A daughter who felt love like a chain.
It was beginning to make a sick sort of sense, but damn it, not for Charlotte.
“I don’t believe in ideal women,” he announced to the table. “I wouldn’t want one—I’d be bored to tears. I prefer a scoundrel, someone impatient, poorly behaved, occasionally petulant—”
“She sounds a treasure,” said Lady Margot.
“Someone original and lightning quick who thwarts me at all turns. Someone strong enough to vanquish her enemies and write her own fate. Though, of course”—his voice darkened to a threat—“I’d grind the bones of anyone who stood in her way.”
The dowager’s blue eyes sparked and Miss Marby crossed her knife and fork neatly on her plate, no longer even pretending to eat.
“A woman with so many ideas that they leak out into sketchbooks,” he continued, “great piles of them, so that every day I fish a new one from between the pillows of the drawing room settees.”
A grin crept across Miss Alexandra’s face. “It’s true,” she whispered to Miss Helena. “I can’t tell you how many I’ve sat on.”
But Wolfgang barely heard her, too focused on Charlotte’s bowed head.
“A woman who challenges and confounds me, and who dresses so memorably that I find myself naming each of her ensembles in my head. A rule-breaker, one who delights in setting society’s dictums on fire.
Someone full of conviction, but who’s careful to hide what she holds dearest. I might underestimate a woman like that, at first.

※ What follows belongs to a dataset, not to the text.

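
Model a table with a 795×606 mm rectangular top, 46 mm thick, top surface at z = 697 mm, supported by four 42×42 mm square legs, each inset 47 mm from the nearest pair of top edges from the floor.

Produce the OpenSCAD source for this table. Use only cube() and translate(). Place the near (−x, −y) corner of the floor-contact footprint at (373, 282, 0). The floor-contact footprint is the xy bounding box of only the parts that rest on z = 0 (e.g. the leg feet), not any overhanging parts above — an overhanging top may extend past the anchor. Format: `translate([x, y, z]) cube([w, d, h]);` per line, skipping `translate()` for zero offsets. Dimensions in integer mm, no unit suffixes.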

I’d have a hard time seeing past the enormous brims of her hats, or my own maddening reaction to her.
But I’d wake up eventually, and when I did… ”
Wolfgang drew a breath, because the last part was the hardest.
“When I did, I’d move heaven and earth—I’d lay down my fortune and my life—to make sure she didn’t have to marry anyone. Not even me, unless she willed it, because I’d never want a woman like that merely as my wife. I’d want her blazing, and the rest of the world be damned.”
The dowager sat back flushed with triumph, the practical Miss Helena had to dab at her eyes, and Lady Margot held the stem of her wineglass in a death grip. But Wolfgang barely noticed them. He could only see Charlotte, who’d gone alarmingly pale.
Her shoulders began to shake.
Fuck.
“Lady Charlotte, I—”
Lady Skeffington, in the dark as always, threw her napkin on the table with a hiss of disgust. “Well, my girls, if that’s the kind of woman a duke wants, then I know nothing of the world. Do what you will! Behave as you wish! You won’t hear a word from me!”
Miss Marby collapsed into laughter, but Georgiana, listening intently, cocked her head.
“Do you mean that, Mother?”
“Indeed, I do!”
Georgiana whirled around with a bloodcurdling cry and nailed Lysander with a forkful of peas.